S'étant fait confirmé par les services fiscaux qu'elle répondait aux critères de « Jeune Entreprise Innovante » (JEI), une SARL appliquait en toute bonne foi les dispositions de la loi se rapportant à ce statut, en particulier celles qui prévoient que la rémunération des Gérants minoritaires de ce type de sociétés est exonérée de cotisations patronales dès lors qu'ils participent, à titre principal, au projet de recherche et de développement de leur entreprise.

Mais à l'occasion d'un contrôle, l'URSSAF fait savoir que si l'entreprise a effectivement été reconnue comme JEI sur le plan fiscal, cette appréciation porte exclusivement sur le volet fiscal du dispositif et ne lie donc pas l'URSSAF, qui est libre d'apprécier si l'entreprise peut bénéficier du volet social.

Par ailleurs, elle constate que, selon les propres déclarations du Gérant, celui-ci a consacré seulement 21 à 22 % de son temps de travail à la recherche et au développement, le reste de son temps étant principalement orienté, toujours selon ses propres déclarations, vers la gestion administrative, financière et commerciale des projets de l'entreprise.

Or, selon l'impitoyable organisme de recouvrement, l'exercice "à titre principal" d'une activité de recherche et de développement suppose que l'on y consacre au moins 50 % de son temps de travail.

Ceci n'étant pas démontré dans cette affaire, la rémunération du Gérant ne peut donc pas bénéficier de l'exonération, d'où un redressement de l 'ordre de 25.000 €.

Les tribunaux

La Cour d'appel approuve sans sourciller les conclusions de l'URSSAF et confirme donc le redressement.

Mais la Cour de cassation n'est pas du tout de cet avis.

La haute juridiction rappelle en effet que, selon le décret n° 2004-581 du 21 juin 2004, « le mandataire social est réputé participer à titre principal au projet de recherche et de développement de l'entreprise s'il exerce, en son sein, une activité de recherche ou une activité de gestion de ce projet ».

Il apparaît donc clairement, à la lecture de ce texte, qu'il importe peu que le Gérant ait consacré plus ou moins de 50 % de son temps à l'activité de recherche.

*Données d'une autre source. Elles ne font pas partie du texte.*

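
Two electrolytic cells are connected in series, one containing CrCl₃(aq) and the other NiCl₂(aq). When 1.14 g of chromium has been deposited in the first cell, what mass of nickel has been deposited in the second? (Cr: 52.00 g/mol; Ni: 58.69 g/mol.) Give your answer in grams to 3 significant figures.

1.93 g

n(Cr) = 1.14 / 52.00 = 0.02192 mol
Cr³⁺ + 3e⁻ → Cr, so n(e⁻) = 3 × 0.02192 = 0.06576 mol
Since the cells are in series, n(e⁻) in the Ni cell is also 0.06576 mol.
Ni²⁺ + 2e⁻ → Ni, so n(Ni) = 0.06576 / 2 = 0.03288 mol
m(Ni) = 0.03288 × 58.69 = 1.93 g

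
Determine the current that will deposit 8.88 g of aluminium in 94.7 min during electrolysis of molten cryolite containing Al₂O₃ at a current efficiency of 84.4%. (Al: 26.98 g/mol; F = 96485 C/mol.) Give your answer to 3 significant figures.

n(Al) = 8.88 / 26.98 = 0.3291 mol
Al³⁺ + 3e⁻ → Al, so n(e⁻) = 3 × 0.3291 = 0.9873 mol
Q = 0.9873 × 96485 / 0.844 = 1.129×10^5 C
I = Q / t = 1.129×10^5 / 5682 s = 19.9 A

19.9 A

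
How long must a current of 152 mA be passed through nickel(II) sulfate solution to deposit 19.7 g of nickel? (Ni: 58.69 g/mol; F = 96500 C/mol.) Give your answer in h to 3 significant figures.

n(Ni) = 19.7 / 58.69 = 0.3357 mol
Ni²⁺ + 2e⁻ → Ni, so n(e⁻) = 2 × 0.3357 = 0.6714 mol
Q = 0.6714 × 96500 = 64790 C
t = Q / I = 64790 / 0.152 = 4.263×10^5 s = 118 h

118 h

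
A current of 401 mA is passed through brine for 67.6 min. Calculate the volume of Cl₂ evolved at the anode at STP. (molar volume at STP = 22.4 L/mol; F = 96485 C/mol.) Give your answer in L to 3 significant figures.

Q = It = 0.401 × 4056 = 1626 C
Moles of electrons = 1626 / 96485 = 0.01685 mol
2Cl⁻ → Cl₂ + 2e⁻, so n(Cl₂) = 0.01685 / 2 = 0.008425 mol
V = 0.008425 × 22.4 = 0.1887 L

0.189 L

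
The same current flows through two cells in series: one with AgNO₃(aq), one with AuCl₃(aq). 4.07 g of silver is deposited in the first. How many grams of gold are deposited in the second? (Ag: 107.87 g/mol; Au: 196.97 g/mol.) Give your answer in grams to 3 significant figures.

n(Ag) = 4.07 / 107.87 = 0.03773 mol
Ag⁺ + e⁻ → Ag, so n(e⁻) = 0.03773 mol
Since the cells are in series, n(e⁻) in the Au cell is also 0.03773 mol.
Au³⁺ + 3e⁻ → Au, so n(Au) = 0.03773 / 3 = 0.01258 mol
m(Au) = 0.01258 × 196.97 = 2.48 g

2.48 g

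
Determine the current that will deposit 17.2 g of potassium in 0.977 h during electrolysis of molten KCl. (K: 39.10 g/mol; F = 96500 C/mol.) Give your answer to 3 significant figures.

12.1 A

n(K) = 17.2 / 39.10 = 0.4399 mol
K⁺ + e⁻ → K, so n(e⁻) = 0.4399 mol
Q = 0.4399 × 96500 = 42450 C
I = Q / t = 42450 / 3517.2 s = 12.1 A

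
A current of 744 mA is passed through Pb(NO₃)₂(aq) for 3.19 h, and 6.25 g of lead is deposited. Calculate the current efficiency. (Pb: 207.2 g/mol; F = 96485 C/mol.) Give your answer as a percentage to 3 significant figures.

68.1%

Q = 0.744 × 11484 = 8544 C
n(e⁻) = 8544 / 96485 = 0.08855 mol
Pb²⁺ + 2e⁻ → Pb, so theoretical n(Pb) = 0.04428 mol → 9.175 g
Efficiency = 6.25 / 9.175 = 0.6812 = 68.1%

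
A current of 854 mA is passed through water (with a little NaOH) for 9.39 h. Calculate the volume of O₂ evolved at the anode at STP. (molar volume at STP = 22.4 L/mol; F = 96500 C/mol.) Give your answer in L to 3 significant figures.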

Le seul fait d'y participer suffit pour que cette participation soit réputée être exercée à titre principal.

Ainsi, en exigeant du Gérant qu'il démontre qu'il exerçait l'activité de recherche à titre principal, l'URSSAF a inversé la charge de la preuve. C'est à elle au contraire que, le cas échéant, il appartient de démontrer que le Gérant n'exerce aucune activité de recherche ou de gestion de projet au sein de l'entreprise.

Source : Cour de cassation, chambre civile 2, audience publique du 15 février 2018, pourvoi n° 16-22056. Publié au bulletin.